“To kill a human being is to kill also the children and children’s children that might have come from him down through all the generations” (Potok 59). Aryeh Lev, Asher’s father, has inherited the task of saving Jewish lives and he values that job and the idea of life. As he stated above, he feels that the killing of a single person is the same as killing an entire generation. And yet, Aryeh devotes so much of his time to saving other Jews that he overlooks the one little Jew that he, above all other people, should be saving, Asher.
This is the reason why Asher is constantly able to annoy and become disapproved by his father; He is trying to get Aryeh’s attention, he is trying to get his father to save him and his Jewish beliefs (that regardless of what he does he keeps these beliefs, such as when he is at the beach house). While Aryeh is devoting time to saving other Jews’ lives, he is overlooking his responsibility to care for and educate his son. This, I feel, is one of the reasons that Asher continues to draw and paint controversial things, despite his father’s desires. He is provoking his father in order to get attention from him. Each time that Asher draws something that he knows in his heart is controversial, such as the naked people or Jesus from the library, it is his desire to get attention from his father that causes him not to second guess his actions.

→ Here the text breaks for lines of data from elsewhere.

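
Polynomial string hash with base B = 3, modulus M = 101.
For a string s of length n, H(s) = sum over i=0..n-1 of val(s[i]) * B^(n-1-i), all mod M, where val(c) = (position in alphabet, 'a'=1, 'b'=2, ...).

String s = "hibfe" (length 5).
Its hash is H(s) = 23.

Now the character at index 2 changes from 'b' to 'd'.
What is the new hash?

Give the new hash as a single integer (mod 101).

Answer: 41

Derivation:
val('b') = 2, val('d') = 4
Position k = 2, exponent = n-1-k = 2
B^2 mod M = 3^2 mod 101 = 9
Delta = (4 - 2) * 9 mod 101 = 18
New hash = (23 + 18) mod 101 = 41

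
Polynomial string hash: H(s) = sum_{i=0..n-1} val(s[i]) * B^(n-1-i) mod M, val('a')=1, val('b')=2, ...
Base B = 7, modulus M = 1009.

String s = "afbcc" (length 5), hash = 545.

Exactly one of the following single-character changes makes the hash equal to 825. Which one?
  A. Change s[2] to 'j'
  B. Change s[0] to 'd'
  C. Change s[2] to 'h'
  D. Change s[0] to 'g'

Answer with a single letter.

Answer: D

Derivation:
Option A: s[2]='b'->'j', delta=(10-2)*7^2 mod 1009 = 392, hash=545+392 mod 1009 = 937
Option B: s[0]='a'->'d', delta=(4-1)*7^4 mod 1009 = 140, hash=545+140 mod 1009 = 685
Option C: s[2]='b'->'h', delta=(8-2)*7^2 mod 1009 = 294, hash=545+294 mod 1009 = 839
Option D: s[0]='a'->'g', delta=(7-1)*7^4 mod 1009 = 280, hash=545+280 mod 1009 = 825 <-- target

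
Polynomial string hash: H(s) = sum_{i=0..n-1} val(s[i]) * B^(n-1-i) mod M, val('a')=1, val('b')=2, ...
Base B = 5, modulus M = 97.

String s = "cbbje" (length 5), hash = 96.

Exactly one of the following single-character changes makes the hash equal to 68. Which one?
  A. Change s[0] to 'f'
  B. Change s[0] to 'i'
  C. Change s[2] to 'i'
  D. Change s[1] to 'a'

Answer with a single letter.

Option A: s[0]='c'->'f', delta=(6-3)*5^4 mod 97 = 32, hash=96+32 mod 97 = 31
Option B: s[0]='c'->'i', delta=(9-3)*5^4 mod 97 = 64, hash=96+64 mod 97 = 63
Option C: s[2]='b'->'i', delta=(9-2)*5^2 mod 97 = 78, hash=96+78 mod 97 = 77
Option D: s[1]='b'->'a', delta=(1-2)*5^3 mod 97 = 69, hash=96+69 mod 97 = 68 <-- target

Answer: D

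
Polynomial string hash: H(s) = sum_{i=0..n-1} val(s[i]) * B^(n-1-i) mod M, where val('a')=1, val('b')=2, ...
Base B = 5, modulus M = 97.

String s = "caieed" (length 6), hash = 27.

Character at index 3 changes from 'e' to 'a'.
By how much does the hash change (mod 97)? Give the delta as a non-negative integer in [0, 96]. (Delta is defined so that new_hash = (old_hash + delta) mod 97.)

Delta formula: (val(new) - val(old)) * B^(n-1-k) mod M
  val('a') - val('e') = 1 - 5 = -4
  B^(n-1-k) = 5^2 mod 97 = 25
  Delta = -4 * 25 mod 97 = 94

Answer: 94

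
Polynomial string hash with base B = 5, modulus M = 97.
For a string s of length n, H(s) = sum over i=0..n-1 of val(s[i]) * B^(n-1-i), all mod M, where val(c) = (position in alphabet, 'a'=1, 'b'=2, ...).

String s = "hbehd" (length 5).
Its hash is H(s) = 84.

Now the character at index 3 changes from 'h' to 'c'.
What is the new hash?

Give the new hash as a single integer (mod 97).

val('h') = 8, val('c') = 3
Position k = 3, exponent = n-1-k = 1
B^1 mod M = 5^1 mod 97 = 5
Delta = (3 - 8) * 5 mod 97 = 72
New hash = (84 + 72) mod 97 = 59

Answer: 59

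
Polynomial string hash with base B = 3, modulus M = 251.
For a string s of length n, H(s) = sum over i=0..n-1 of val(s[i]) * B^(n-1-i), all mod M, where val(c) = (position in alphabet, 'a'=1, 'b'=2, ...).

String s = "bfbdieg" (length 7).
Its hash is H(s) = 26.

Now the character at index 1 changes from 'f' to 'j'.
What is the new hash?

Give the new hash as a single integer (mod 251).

val('f') = 6, val('j') = 10
Position k = 1, exponent = n-1-k = 5
B^5 mod M = 3^5 mod 251 = 243
Delta = (10 - 6) * 243 mod 251 = 219
New hash = (26 + 219) mod 251 = 245

Answer: 245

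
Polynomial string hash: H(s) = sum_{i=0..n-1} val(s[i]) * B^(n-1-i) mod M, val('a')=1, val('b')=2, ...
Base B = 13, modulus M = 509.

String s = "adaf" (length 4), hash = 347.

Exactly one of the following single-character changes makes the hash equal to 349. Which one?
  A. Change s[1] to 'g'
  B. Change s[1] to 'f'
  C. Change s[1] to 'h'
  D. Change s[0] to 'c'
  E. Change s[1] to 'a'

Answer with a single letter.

Answer: E

Derivation:
Option A: s[1]='d'->'g', delta=(7-4)*13^2 mod 509 = 507, hash=347+507 mod 509 = 345
Option B: s[1]='d'->'f', delta=(6-4)*13^2 mod 509 = 338, hash=347+338 mod 509 = 176
Option C: s[1]='d'->'h', delta=(8-4)*13^2 mod 509 = 167, hash=347+167 mod 509 = 5
Option D: s[0]='a'->'c', delta=(3-1)*13^3 mod 509 = 322, hash=347+322 mod 509 = 160
Option E: s[1]='d'->'a', delta=(1-4)*13^2 mod 509 = 2, hash=347+2 mod 509 = 349 <-- target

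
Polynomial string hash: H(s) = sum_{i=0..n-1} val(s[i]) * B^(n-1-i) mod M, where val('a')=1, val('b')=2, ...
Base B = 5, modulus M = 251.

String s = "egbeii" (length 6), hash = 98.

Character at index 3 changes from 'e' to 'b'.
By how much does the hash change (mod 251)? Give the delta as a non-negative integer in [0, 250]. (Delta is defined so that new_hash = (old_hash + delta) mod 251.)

Delta formula: (val(new) - val(old)) * B^(n-1-k) mod M
  val('b') - val('e') = 2 - 5 = -3
  B^(n-1-k) = 5^2 mod 251 = 25
  Delta = -3 * 25 mod 251 = 176

Answer: 176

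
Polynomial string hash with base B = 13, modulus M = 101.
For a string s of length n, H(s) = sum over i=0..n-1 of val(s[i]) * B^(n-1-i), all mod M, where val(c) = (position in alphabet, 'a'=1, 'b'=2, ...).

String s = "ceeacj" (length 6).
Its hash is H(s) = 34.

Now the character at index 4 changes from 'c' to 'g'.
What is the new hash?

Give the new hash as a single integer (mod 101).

val('c') = 3, val('g') = 7
Position k = 4, exponent = n-1-k = 1
B^1 mod M = 13^1 mod 101 = 13
Delta = (7 - 3) * 13 mod 101 = 52
New hash = (34 + 52) mod 101 = 86

Answer: 86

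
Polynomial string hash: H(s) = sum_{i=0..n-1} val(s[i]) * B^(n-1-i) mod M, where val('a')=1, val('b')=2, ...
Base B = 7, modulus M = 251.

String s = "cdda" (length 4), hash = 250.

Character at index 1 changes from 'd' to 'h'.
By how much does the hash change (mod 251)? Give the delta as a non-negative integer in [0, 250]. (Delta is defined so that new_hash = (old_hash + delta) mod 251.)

Delta formula: (val(new) - val(old)) * B^(n-1-k) mod M
  val('h') - val('d') = 8 - 4 = 4
  B^(n-1-k) = 7^2 mod 251 = 49
  Delta = 4 * 49 mod 251 = 196

Answer: 196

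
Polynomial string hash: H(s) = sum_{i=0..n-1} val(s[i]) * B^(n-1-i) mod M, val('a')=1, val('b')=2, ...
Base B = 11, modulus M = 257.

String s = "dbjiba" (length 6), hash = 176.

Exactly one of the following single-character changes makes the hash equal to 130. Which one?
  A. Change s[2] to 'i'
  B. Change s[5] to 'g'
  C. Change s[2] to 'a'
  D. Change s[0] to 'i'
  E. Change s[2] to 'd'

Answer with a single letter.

Answer: A

Derivation:
Option A: s[2]='j'->'i', delta=(9-10)*11^3 mod 257 = 211, hash=176+211 mod 257 = 130 <-- target
Option B: s[5]='a'->'g', delta=(7-1)*11^0 mod 257 = 6, hash=176+6 mod 257 = 182
Option C: s[2]='j'->'a', delta=(1-10)*11^3 mod 257 = 100, hash=176+100 mod 257 = 19
Option D: s[0]='d'->'i', delta=(9-4)*11^5 mod 257 = 74, hash=176+74 mod 257 = 250
Option E: s[2]='j'->'d', delta=(4-10)*11^3 mod 257 = 238, hash=176+238 mod 257 = 157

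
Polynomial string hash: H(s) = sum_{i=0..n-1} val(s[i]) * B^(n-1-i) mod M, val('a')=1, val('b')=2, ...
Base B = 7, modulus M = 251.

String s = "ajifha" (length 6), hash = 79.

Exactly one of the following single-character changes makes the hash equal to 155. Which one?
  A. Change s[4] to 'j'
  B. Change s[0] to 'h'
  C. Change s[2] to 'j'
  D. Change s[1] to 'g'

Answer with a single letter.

Option A: s[4]='h'->'j', delta=(10-8)*7^1 mod 251 = 14, hash=79+14 mod 251 = 93
Option B: s[0]='a'->'h', delta=(8-1)*7^5 mod 251 = 181, hash=79+181 mod 251 = 9
Option C: s[2]='i'->'j', delta=(10-9)*7^3 mod 251 = 92, hash=79+92 mod 251 = 171
Option D: s[1]='j'->'g', delta=(7-10)*7^4 mod 251 = 76, hash=79+76 mod 251 = 155 <-- target

Answer: D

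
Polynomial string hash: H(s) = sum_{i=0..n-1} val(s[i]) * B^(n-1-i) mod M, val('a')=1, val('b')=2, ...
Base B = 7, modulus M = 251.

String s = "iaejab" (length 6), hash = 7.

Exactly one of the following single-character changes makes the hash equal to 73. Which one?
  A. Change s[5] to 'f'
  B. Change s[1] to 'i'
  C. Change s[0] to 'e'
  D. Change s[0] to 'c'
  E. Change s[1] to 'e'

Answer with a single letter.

Option A: s[5]='b'->'f', delta=(6-2)*7^0 mod 251 = 4, hash=7+4 mod 251 = 11
Option B: s[1]='a'->'i', delta=(9-1)*7^4 mod 251 = 132, hash=7+132 mod 251 = 139
Option C: s[0]='i'->'e', delta=(5-9)*7^5 mod 251 = 40, hash=7+40 mod 251 = 47
Option D: s[0]='i'->'c', delta=(3-9)*7^5 mod 251 = 60, hash=7+60 mod 251 = 67
Option E: s[1]='a'->'e', delta=(5-1)*7^4 mod 251 = 66, hash=7+66 mod 251 = 73 <-- target

Answer: E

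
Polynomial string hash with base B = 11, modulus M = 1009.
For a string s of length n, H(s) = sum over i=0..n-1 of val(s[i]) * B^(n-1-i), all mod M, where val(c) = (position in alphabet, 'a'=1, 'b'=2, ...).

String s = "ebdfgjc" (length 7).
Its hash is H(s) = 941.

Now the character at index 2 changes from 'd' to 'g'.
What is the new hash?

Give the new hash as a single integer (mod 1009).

Answer: 468

Derivation:
val('d') = 4, val('g') = 7
Position k = 2, exponent = n-1-k = 4
B^4 mod M = 11^4 mod 1009 = 515
Delta = (7 - 4) * 515 mod 1009 = 536
New hash = (941 + 536) mod 1009 = 468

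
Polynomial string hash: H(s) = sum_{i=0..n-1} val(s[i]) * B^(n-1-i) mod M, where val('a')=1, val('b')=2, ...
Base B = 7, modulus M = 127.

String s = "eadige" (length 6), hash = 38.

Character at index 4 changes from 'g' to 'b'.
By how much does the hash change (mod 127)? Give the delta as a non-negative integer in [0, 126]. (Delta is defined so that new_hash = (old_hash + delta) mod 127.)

Delta formula: (val(new) - val(old)) * B^(n-1-k) mod M
  val('b') - val('g') = 2 - 7 = -5
  B^(n-1-k) = 7^1 mod 127 = 7
  Delta = -5 * 7 mod 127 = 92

Answer: 92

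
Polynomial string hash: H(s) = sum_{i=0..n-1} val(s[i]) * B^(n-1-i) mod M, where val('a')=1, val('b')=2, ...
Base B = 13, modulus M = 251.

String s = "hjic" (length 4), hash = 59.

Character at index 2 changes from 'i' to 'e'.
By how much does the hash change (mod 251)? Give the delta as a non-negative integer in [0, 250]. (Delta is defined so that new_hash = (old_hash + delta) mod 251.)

Answer: 199

Derivation:
Delta formula: (val(new) - val(old)) * B^(n-1-k) mod M
  val('e') - val('i') = 5 - 9 = -4
  B^(n-1-k) = 13^1 mod 251 = 13
  Delta = -4 * 13 mod 251 = 199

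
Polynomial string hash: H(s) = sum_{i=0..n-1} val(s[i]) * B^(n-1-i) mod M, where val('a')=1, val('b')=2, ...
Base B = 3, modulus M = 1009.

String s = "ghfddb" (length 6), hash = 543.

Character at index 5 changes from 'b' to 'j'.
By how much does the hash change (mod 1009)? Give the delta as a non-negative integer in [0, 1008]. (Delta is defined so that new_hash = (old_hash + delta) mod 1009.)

Answer: 8

Derivation:
Delta formula: (val(new) - val(old)) * B^(n-1-k) mod M
  val('j') - val('b') = 10 - 2 = 8
  B^(n-1-k) = 3^0 mod 1009 = 1
  Delta = 8 * 1 mod 1009 = 8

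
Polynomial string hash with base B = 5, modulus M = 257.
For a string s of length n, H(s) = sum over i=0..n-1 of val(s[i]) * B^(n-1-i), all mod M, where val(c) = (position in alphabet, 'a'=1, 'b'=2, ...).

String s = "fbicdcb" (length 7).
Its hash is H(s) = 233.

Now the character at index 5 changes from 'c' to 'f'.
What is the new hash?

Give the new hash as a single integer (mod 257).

Answer: 248

Derivation:
val('c') = 3, val('f') = 6
Position k = 5, exponent = n-1-k = 1
B^1 mod M = 5^1 mod 257 = 5
Delta = (6 - 3) * 5 mod 257 = 15
New hash = (233 + 15) mod 257 = 248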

Thus when Aryeh gets aggravated by his son’s actions, he should know that the source of Asher’s insubordinance is his desire to get attention from his father. Though he may not know this, he may actually be aware of it and hide behind his work. When Asher’s troubles come to face Aryeh he uses the excuse that “[he] will talk to [Asher] about [his studies] later.” Aryeh avoids his son’s troubles by the convenience that he has to travel to Europe. His relationship with his son is a vicious circle. Aryeh has to travel to Europe to save Jewish lives. By going away, he ignores the needs of his son, who almost purposefully aggravates his father for attention. Aryeh, unable to deal with his son, uses the convenience of his work as a way to avoid what must be done. His foreign travel further ignores Asher who continues the circle by continuing his art.